Abrams, who was promoting her latest book Our Time Is Now, spoke out against the voting disaster this week in her home state of Georgia. After Abrams blamed the Republican secretary of state for showing a “deliberate indifference to the needs of Georgia voters,” McCain tried to spin the situation on the ground in a different way.
“There’s a lot of finger pointing going on, and you seem to be implying it was Georgia’s secretary of state who was targeting communities of color,” McCain said. “But most of the counties that had issues this week were run by Democrats. Do you think we should be quick to blame Republicans when most of the problems like consolidated polling locations and older poll workers canceling over health concerns were a result of the coronavirus?”
“So I want to decouple a couple of things,” Abrams began. She calmly explained to McCain that in the state of Georgia, the secretary of state is in charge of elections, something she knows well from running for governor against former secretary of state Brian Kemp, who refused to recuse himself during his own election. “We allow counties to do the direct implementation, but it’s the responsibility of the secretary of state to make sure they know how to do it and that they have the resources to get it done.”
Abrams went on to call out the “false narrative that the secretary of state has pushed out this is only happening because of Democratic leadership,” telling McCain, “This affected every single part of our state, and the reality is your access to democracy shouldn’t depend on your county of residence.” She added: “Fundamentally we deserve to have elections that work for everyone.”
Later in the show, when it was McCain’s turn to ask Abrams another question, she brought up recent comments she made suggesting that the United States is in the “early stages” of an authoritarian regime and comparing the Trump administration to Erdoğan’s Turkish regime—comments made on Marc Maron’s WTF podcast, of all places.
Given that Erdoğan is a “horrific, murderous dictator,” McCain wanted to know, “Do you really think it’s fair to call the United States no better than Turkey?”
“I didn’t call it no better than Turkey,” Abrams shot back. “I said that we’re on the path to populist authoritarianism.” After explaining that Erdoğan was a democratically elected president who “over time diminished the utility of the courts by packing it with people who supported him, he eliminated the voices of those who were supposed to be the independent guardrails on democracy and he used that power to call for militarization of their public institutions,” Abrams said, “We are seeing evidence of that in the United States.”
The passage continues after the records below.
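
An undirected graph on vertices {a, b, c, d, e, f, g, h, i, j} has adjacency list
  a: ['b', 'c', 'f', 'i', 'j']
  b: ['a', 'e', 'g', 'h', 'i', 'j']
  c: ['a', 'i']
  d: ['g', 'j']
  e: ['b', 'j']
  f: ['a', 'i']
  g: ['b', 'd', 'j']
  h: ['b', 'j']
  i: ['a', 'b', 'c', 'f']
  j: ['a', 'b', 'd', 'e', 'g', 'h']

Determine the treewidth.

A width-2 tree decomposition is:
Bags: B1 = {b, g, j}  B2 = {a, b, j}  B3 = {d, g, j}  B4 = {a, b, i}  B5 = {b, h, j}  B6 = {a, c, i}  B7 = {a, f, i}  B8 = {b, e, j}
Tree: B1–B2, B1–B3, B2–B4, B1–B5, B4–B6, B4–B7, B1–B8
Each bag holds 3 vertices, so the decomposition has width 2, which upper-bounds the treewidth. Conversely, {d, g, j} is a clique of size 3, and the vertices of any clique must share a bag in every tree decomposition; so some bag has ≥ 3 vertices and tw(G) ≥ 2. Therefore the treewidth is 2.

2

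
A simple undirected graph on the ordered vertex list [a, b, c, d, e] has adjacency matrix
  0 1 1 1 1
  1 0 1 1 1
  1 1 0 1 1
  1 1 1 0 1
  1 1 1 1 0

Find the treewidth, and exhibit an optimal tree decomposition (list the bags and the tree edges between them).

With just one bag of size 5, the width is 5 − 1 = 4, so tw(G) ≤ 4. On the other hand G contains the 5-clique {a, b, c, d, e}. A clique must lie in a single bag of any decomposition, so no decomposition can have width below 4. Combining the bounds, tw(G) = 4.

Treewidth 4.
One optimal decomposition is:
Bags: B1 = {a, b, c, d, e}
Tree: (single bag)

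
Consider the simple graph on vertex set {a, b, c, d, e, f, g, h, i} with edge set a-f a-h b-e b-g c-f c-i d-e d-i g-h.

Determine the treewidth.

A width-2 tree decomposition is:
Bags: B1 = {a, f, h}  B2 = {c, f, h}  B3 = {c, h, i}  B4 = {d, h, i}  B5 = {d, e, h}  B6 = {b, e, h}  B7 = {b, g, h}
Tree: B1–B2, B2–B3, B3–B4, B4–B5, B5–B6, B6–B7
The largest bag has 3 vertices, giving width 2; this decomposition certifies tw(G) ≤ 2. The edges h–a–f–c–i–d–e–b–g–h form a cycle, so G is not a tree and its treewidth is at least 2. Hence tw(G) = 2 exactly.

2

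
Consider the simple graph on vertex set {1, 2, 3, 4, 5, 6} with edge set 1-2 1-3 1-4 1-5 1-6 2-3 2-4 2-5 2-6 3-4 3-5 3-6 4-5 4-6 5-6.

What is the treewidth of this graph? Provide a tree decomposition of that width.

A single bag containing all 6 vertices is trivially a valid decomposition of width 5. For the lower bound, the 6 vertices {1, 2, 3, 4, 5, 6} are pairwise adjacent, and any tree decomposition puts a clique entirely inside one bag — forcing width ≥ 5. Therefore the treewidth is 5.

Treewidth 5.
Bags: B1 = {1, 2, 3, 4, 5, 6}
Tree: (single bag)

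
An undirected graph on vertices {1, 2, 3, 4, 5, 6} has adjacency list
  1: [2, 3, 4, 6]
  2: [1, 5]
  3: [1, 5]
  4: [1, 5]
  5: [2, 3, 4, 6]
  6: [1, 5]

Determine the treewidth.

A width-2 tree decomposition is:
Bags: B1 = {1, 2, 5}  B2 = {1, 3, 5}  B3 = {1, 5, 6}  B4 = {1, 4, 5}
Tree: B1–B2, B2–B3, B3–B4
Every bag has size at most 3, so the width is 3 − 1 = 2 and tw(G) ≤ 2. For the lower bound, G contains the cycle 5–2–1–3–5, so G is not a forest; only forests have treewidth ≤ 1, hence tw(G) ≥ 2. Therefore the treewidth is 2.

2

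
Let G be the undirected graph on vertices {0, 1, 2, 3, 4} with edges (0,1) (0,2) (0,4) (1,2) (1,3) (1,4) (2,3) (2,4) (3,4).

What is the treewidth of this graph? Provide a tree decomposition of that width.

Treewidth 3.
Bags: B1 = {0, 1, 2, 4}  B2 = {1, 2, 3, 4}
Tree: B1–B2

Every bag has size at most 4, so the width is 4 − 1 = 3 and tw(G) ≤ 3. For the lower bound, the 4 vertices {0, 1, 2, 4} are pairwise adjacent, and any tree decomposition puts a clique entirely inside one bag — forcing width ≥ 3. Therefore the treewidth is 3.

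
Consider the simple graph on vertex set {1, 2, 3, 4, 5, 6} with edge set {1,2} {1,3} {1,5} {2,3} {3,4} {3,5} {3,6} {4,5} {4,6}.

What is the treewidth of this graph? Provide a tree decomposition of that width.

Treewidth 2.
One optimal decomposition is:
Bags: B1 = {3, 4, 5}  B2 = {1, 3, 5}  B3 = {1, 2, 3}  B4 = {3, 4, 6}
Tree: B1–B2, B2–B3, B1–B4

Every bag has size at most 3, so the width is 3 − 1 = 2 and tw(G) ≤ 2. On the other hand G contains the 3-clique {1, 2, 3}. A clique must lie in a single bag of any decomposition, so no decomposition can have width below 2. Combining the bounds, tw(G) = 2.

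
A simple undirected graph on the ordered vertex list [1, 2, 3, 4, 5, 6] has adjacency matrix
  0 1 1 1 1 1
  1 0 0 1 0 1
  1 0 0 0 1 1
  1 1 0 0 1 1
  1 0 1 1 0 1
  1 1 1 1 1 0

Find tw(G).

A width-3 tree decomposition is:
Bags: B1 = {1, 4, 5, 6}  B2 = {1, 3, 5, 6}  B3 = {1, 2, 4, 6}
Tree: B1–B2, B1–B3
Each bag holds 4 vertices, so the decomposition has width 3, which upper-bounds the treewidth. Conversely, {1, 3, 5, 6} is a clique of size 4, and the vertices of any clique must share a bag in every tree decomposition; so some bag has ≥ 4 vertices and tw(G) ≥ 3. Therefore the treewidth is 3.

3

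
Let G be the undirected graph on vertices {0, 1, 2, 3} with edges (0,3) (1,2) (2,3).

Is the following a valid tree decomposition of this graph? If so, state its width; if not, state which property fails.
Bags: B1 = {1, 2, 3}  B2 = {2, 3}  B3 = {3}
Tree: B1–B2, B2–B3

No — vertex 0 appears in no bag.

A tree decomposition must satisfy three properties: every vertex lies in some bag; for every edge, both endpoints lie together in some bag; and for every vertex, the bags containing it form a connected subtree. Here vertex 0 appears in no bag, so the decomposition is invalid.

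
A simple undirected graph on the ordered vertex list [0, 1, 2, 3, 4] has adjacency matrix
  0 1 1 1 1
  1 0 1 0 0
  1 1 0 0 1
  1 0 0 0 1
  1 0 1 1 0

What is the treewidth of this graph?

A width-2 tree decomposition is:
Bags: B1 = {0, 3, 4}  B2 = {0, 2, 4}  B3 = {0, 1, 2}
Tree: B1–B2, B2–B3
The largest bag has 3 vertices, giving width 2; this decomposition certifies tw(G) ≤ 2. Conversely, {0, 1, 2} is a clique of size 3, and the vertices of any clique must share a bag in every tree decomposition; so some bag has ≥ 3 vertices and tw(G) ≥ 2. Hence tw(G) = 2 exactly.

2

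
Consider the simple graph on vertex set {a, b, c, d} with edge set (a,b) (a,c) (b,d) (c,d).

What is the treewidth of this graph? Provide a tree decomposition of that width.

Treewidth 2.
Bags: B1 = {a, c, d}  B2 = {a, b, d}
Tree: B1–B2

Each bag holds 3 vertices, so the decomposition has width 2, which upper-bounds the treewidth. The edges d–c–a–b–d form a cycle, so G is not a tree and its treewidth is at least 2. The upper and lower bounds meet at 2, so that is the treewidth.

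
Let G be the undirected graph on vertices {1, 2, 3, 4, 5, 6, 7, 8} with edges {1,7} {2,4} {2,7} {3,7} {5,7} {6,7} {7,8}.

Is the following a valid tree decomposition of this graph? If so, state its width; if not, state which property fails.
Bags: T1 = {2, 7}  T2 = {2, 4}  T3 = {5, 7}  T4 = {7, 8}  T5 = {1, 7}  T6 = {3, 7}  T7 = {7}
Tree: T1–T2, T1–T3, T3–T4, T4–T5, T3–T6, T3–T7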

“Now I’m not comparing apples to oranges, but I’m saying they are all fruit of the same poisonous tree,” Abrams continued. “And we need to take steps now to ensure that our presidency is not a gateway to the types of authoritarian regimes we’ve seen in Turkey, that we’ve seen pop up in Hungary, what we’re seeing in India, and what Jair Bolsonaro is trying to do in Brazil.”
“We have to acknowledge the authoritarian nature of Donald Trump,” Abrams concluded. “And we’ve got to nip it in the bud if we want democracy to continue here and if we want to continue to be the moral leader abroad.”
There wasn’t much McCain could say to that.